En jazz, les trios sont légion. Des classiques Corea/Mc Bride/Blade aux plus récents mais non moins brillants Moran/Mateen/Waits, c’est une antienne vieille comme le jazz lui-même. Une formation éprouvée, détournée, abordée de mille et une façons sans jamais s’être épuisée. Comment alors exister dans cette jungle de contrebasses, de pianos et de batteries ? Pendant un peu plus de 90 minutes, le trio de Lorenzo Naccarato nous l’a conté.
Évidemment, il faut d’abord trois talents rares, remarquables, que ce soit dans la maîtrise des instruments ou dans la composition. Et bien évidemment, Lorenzo Naccarato, Adrien Rodriguez et Benjamin Naud sont de cette trempe-là. Mais ils sont à mille lieues de se contenter de cela. La structure et le déroulement des morceaux n’est absolument pas celle d’un trio classique dans lequel les instrumentistes effectuent chacun leur tour un solo. Ici, les trois compères jouent ensemble. Quelques solos sont bien présents, bien entendu, mais la majeure partie de la musique est complètement partagée, et sa richesse est telle qu’elle ne souffre pas d’un besoin continuel de solo. On sort de notre zone de confort, et on en sort d’autant plus que cette musique est faite de nombreuses ruptures, de changements de rythmes soudains et toujours bienvenus.
J’ai pour habitude d’anticiper les quelques notes à venir, et à me régaler à les entendre quelques instants. Ce soir, j’ai adoré avoir tort, très souvent. À imaginer une suite qui n’était que rarement celle que le trio décidait finalement de jouer. À me délecter des arrêts brusques et des redémarrages immédiats. J’étais tellement pris dans ces mouvements brillamment saccadés que je me suis retrouvé stupéfait d’apprendre que 75 minutes de concert s’étaient déjà écoulées. Il faut dire que j’essayais tant bien que mal de capter toutes les arcanes déployées par les trois habiles éblouissants. Il est rare de voir un contrebassiste de jazz autant utiliser son archet. Adrien Rodriguez en fait une utilisation brillante, a apporté une profondeur à son instrument que l’on ne voit que très rarement, voire jamais. Lorenzo Naccarato et Benjamin Naud ajoutent de nombreux détails, de percussions, de sons. Des détails simples, mais qui, mis bout à bout, achèvent un édifice musical déjà magistral.

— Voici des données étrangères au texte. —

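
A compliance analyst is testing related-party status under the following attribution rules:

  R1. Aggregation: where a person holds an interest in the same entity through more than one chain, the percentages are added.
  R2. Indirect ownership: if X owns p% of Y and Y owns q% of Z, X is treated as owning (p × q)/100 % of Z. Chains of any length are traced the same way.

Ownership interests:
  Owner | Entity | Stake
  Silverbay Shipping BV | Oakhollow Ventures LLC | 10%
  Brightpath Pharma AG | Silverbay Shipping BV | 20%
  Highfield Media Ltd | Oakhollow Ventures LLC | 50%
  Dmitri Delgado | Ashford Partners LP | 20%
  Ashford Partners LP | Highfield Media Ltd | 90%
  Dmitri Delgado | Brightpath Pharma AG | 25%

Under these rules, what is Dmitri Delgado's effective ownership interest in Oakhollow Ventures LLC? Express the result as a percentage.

Chain via Ashford Partners LP → Highfield Media Ltd (R2): 20% × 90% × 50% = 9% of Oakhollow Ventures LLC.
Chain via Brightpath Pharma AG → Silverbay Shipping BV (R2): 25% × 20% × 10% = 0.5% of Oakhollow Ventures LLC.
Aggregating (R1): 9% + 0.5% = 9.5%.

9.5%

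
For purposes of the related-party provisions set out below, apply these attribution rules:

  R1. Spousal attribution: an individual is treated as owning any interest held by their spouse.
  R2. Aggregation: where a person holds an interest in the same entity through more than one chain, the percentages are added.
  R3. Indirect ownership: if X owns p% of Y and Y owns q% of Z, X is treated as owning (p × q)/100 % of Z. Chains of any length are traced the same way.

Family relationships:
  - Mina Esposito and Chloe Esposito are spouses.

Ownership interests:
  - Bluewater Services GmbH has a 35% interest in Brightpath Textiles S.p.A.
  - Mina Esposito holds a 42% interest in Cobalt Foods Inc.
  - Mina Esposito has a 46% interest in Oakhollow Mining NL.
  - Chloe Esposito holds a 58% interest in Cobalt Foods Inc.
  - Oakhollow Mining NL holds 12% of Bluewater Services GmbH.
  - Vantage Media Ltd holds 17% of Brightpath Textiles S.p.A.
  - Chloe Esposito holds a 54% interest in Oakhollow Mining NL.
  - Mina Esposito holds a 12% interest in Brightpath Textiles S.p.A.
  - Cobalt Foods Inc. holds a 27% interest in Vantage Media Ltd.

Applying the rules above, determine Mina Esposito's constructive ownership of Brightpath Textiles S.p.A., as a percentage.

20.79%

By spousal attribution (R1), Mina Esposito is treated as also owning Chloe Esposito's interest in Oakhollow Mining NL, giving 46% + 54% = 100%.
By spousal attribution (R1), Mina Esposito is treated as also owning Chloe Esposito's interest in Cobalt Foods Inc, giving 42% + 58% = 100%.
Chain via Oakhollow Mining NL → Bluewater Services GmbH (R3): 100% × 12% × 35% = 4.2% of Brightpath Textiles S.p.A.
Chain via Cobalt Foods Inc. → Vantage Media Ltd (R3): 100% × 27% × 17% = 4.59% of Brightpath Textiles S.p.A.
Direct interest in Brightpath Textiles S.p.A: 12%.
Aggregating (R2): 4.2% + 4.59% + 12% = 20.79%.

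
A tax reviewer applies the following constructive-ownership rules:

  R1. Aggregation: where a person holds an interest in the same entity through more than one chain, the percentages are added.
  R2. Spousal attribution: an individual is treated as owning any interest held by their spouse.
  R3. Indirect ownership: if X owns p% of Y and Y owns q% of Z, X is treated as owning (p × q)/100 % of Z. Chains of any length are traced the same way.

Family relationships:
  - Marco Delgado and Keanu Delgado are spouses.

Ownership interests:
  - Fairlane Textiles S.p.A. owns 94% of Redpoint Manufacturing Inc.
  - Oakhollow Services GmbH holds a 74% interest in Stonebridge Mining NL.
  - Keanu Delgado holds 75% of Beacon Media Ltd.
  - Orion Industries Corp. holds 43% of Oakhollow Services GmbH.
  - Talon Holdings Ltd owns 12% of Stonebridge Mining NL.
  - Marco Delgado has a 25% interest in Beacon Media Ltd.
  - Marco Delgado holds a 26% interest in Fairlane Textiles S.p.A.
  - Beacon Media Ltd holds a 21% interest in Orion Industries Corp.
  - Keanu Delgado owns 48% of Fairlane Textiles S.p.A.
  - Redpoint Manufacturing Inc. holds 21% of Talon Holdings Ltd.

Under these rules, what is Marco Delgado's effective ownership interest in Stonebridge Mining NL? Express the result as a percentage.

8.435112%

By spousal attribution (R2), Marco Delgado is treated as also owning Keanu Delgado's interest in Fairlane Textiles S.p.A, giving 26% + 48% = 74%.
By spousal attribution (R2), Marco Delgado is treated as also owning Keanu Delgado's interest in Beacon Media Ltd, giving 25% + 75% = 100%.
Chain via Fairlane Textiles S.p.A. → Redpoint Manufacturing Inc. → Talon Holdings Ltd (R3): 74% × 94% × 21% × 12% = 1.752912% of Stonebridge Mining NL.
Chain via Beacon Media Ltd → Orion Industries Corp. → Oakhollow Services GmbH (R3): 100% × 21% × 43% × 74% = 6.6822% of Stonebridge Mining NL.
Aggregating (R1): 1.752912% + 6.6822% = 8.435112%.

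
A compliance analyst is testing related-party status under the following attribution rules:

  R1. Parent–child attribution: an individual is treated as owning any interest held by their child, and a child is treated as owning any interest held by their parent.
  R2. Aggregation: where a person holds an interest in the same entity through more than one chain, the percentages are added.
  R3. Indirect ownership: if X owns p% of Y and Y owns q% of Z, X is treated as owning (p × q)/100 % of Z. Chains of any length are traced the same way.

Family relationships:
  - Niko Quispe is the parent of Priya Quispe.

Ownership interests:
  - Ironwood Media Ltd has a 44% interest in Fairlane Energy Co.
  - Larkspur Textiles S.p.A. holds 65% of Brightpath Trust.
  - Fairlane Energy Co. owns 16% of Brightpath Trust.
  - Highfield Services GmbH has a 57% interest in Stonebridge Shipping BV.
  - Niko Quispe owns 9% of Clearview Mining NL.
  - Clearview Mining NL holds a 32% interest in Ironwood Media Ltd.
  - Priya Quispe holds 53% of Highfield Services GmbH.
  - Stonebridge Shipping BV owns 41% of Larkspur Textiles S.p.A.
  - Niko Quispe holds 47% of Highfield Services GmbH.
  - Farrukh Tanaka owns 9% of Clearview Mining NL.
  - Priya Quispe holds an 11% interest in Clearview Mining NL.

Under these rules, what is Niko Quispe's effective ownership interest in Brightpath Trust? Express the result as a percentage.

By parent–child attribution (R1), Niko Quispe is treated as also owning Priya Quispe's interest in Clearview Mining NL, giving 9% + 11% = 20%.
By parent–child attribution (R1), Niko Quispe is treated as also owning Priya Quispe's interest in Highfield Services GmbH, giving 47% + 53% = 100%.
Chain via Clearview Mining NL → Ironwood Media Ltd → Fairlane Energy Co. (R3): 20% × 32% × 44% × 16% = 0.45056% of Brightpath Trust.
Chain via Highfield Services GmbH → Stonebridge Shipping BV → Larkspur Textiles S.p.A. (R3): 100% × 57% × 41% × 65% = 15.1905% of Brightpath Trust.
Aggregating (R2): 0.45056% + 15.1905% = 15.64106%.

15.64106%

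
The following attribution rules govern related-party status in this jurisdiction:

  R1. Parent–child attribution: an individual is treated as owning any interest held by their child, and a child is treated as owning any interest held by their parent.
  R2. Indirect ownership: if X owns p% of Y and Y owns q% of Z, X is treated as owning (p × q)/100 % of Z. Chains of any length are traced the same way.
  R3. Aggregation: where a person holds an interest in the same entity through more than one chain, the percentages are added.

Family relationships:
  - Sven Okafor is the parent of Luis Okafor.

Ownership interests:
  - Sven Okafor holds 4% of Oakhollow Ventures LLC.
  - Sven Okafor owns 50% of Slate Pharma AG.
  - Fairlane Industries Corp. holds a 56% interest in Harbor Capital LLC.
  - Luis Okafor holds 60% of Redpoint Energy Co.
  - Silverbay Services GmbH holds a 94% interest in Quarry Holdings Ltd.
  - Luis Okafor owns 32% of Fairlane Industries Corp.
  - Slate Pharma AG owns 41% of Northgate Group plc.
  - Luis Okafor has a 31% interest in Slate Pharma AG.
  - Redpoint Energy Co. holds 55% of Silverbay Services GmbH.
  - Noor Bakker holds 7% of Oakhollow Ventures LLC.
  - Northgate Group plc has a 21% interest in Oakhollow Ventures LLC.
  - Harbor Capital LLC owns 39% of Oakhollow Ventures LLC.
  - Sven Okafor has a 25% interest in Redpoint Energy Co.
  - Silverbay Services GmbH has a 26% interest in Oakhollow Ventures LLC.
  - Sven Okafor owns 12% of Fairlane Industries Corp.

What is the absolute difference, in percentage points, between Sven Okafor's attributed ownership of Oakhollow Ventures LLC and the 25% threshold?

7.7387

By parent–child attribution (R1), Sven Okafor is treated as also owning Luis Okafor's interest in Slate Pharma AG, giving 50% + 31% = 81%.
By parent–child attribution (R1), Sven Okafor is treated as also owning Luis Okafor's interest in Redpoint Energy Co, giving 25% + 60% = 85%.
By parent–child attribution (R1), Sven Okafor is treated as also owning Luis Okafor's interest in Fairlane Industries Corp, giving 12% + 32% = 44%.
Chain via Slate Pharma AG → Northgate Group plc (R2): 81% × 41% × 21% = 6.9741% of Oakhollow Ventures LLC.
Chain via Redpoint Energy Co. → Silverbay Services GmbH (R2): 85% × 55% × 26% = 12.155% of Oakhollow Ventures LLC.
Chain via Fairlane Industries Corp. → Harbor Capital LLC (R2): 44% × 56% × 39% = 9.6096% of Oakhollow Ventures LLC.
Direct interest in Oakhollow Ventures LLC: 4%.
Aggregating (R3): 6.9741% + 12.155% + 9.6096% + 4% = 32.7387%.
32.7387% exceeds the 25% threshold by 7.7387 percentage points.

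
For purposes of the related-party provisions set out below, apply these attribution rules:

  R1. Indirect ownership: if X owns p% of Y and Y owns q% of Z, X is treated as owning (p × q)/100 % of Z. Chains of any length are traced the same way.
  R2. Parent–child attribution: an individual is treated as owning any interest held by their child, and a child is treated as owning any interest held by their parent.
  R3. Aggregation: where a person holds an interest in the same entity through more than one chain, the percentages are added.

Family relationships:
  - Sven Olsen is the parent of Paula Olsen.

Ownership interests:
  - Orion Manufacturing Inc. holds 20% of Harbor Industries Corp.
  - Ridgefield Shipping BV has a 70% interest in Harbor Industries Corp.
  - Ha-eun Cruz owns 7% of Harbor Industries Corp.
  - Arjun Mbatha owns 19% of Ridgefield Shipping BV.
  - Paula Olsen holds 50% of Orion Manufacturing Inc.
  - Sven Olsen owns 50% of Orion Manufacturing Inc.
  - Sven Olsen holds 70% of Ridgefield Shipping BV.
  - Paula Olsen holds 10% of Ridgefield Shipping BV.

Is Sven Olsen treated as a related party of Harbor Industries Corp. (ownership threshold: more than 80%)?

No

By parent–child attribution (R2), Sven Olsen is treated as also owning Paula Olsen's interest in Ridgefield Shipping BV, giving 70% + 10% = 80%.
By parent–child attribution (R2), Sven Olsen is treated as also owning Paula Olsen's interest in Orion Manufacturing Inc, giving 50% + 50% = 100%.
Chain via Ridgefield Shipping BV (R1): 80% × 70% = 56% of Harbor Industries Corp.
Chain via Orion Manufacturing Inc. (R1): 100% × 20% = 20% of Harbor Industries Corp.
Aggregating (R3): 56% + 20% = 76%.
76% does not exceed the 80% threshold, so Sven is not a related party to Harbor Industries Corp.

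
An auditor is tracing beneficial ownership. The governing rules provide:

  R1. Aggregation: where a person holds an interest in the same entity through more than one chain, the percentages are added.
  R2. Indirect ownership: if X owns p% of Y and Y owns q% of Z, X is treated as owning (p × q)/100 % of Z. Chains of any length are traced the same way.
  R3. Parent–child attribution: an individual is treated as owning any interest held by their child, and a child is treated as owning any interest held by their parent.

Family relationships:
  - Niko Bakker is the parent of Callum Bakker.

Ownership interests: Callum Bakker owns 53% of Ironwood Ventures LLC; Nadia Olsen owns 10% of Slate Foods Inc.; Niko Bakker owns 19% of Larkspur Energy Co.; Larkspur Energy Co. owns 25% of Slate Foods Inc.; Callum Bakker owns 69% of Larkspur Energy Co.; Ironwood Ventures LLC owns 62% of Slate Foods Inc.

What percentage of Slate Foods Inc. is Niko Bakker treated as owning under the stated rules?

54.86%

By parent–child attribution (R3), Niko Bakker is treated as also owning Callum Bakker's interest in Larkspur Energy Co, giving 19% + 69% = 88%.
By parent–child attribution (R3), Niko Bakker is treated as owning Callum Bakker's 53% interest in Ironwood Ventures LLC.
Chain via Larkspur Energy Co. (R2): 88% × 25% = 22% of Slate Foods Inc.
Chain via Ironwood Ventures LLC (R2): 53% × 62% = 32.86% of Slate Foods Inc.
Aggregating (R1): 22% + 32.86% = 54.86%.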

Vous l’aurez compris, ces trois instrumentistes sont géniaux, éclairés. Mais ce qui m’a d’autant plus fait vibrer ce soir, c’est la lèvre que se mordait le pianiste en jouant tout en regardant les autres. Ce sont les sourcils froncés de bonheur du contrebassiste qui passent un merveilleux moment. C’est la communion totale et profonde entre les musiciens, leur respect mutuel et leur bonheur de partager ces instants. Et lorsque Lorenzo Naccarato remercie le plus simplement et le plus humblement possible tous les acteurs qui ont permis à cet hapax d’exister, lorsqu’il invite Kicca, la chanteuse italienne qui se produisait à l’Ambassade juste après lui, ce n’est en aucun cas une surprise. Car l’homme semble être exactement à l’image du musicien simple et généreux que l’on vient d’écouter, et cela change tout. Un trio à l’art précieux.
Kicca avait donc pu s’échauffer le temps d’une chanson au Théâtre de L’Union, et était donc prête à embraser l’Ambassade. Et elle ne s’en est pas privée. Des compositions enjouées et dynamiques, un trio de musiciens expérimentés et une Kicca qui chante son amour de la musique et du lien qu’elle crée ont avalé tout cru le public du club qui aura eu bien du mal à se retenir de danser. Une prestation fiévreuse pour achever une soirée merveilleuse.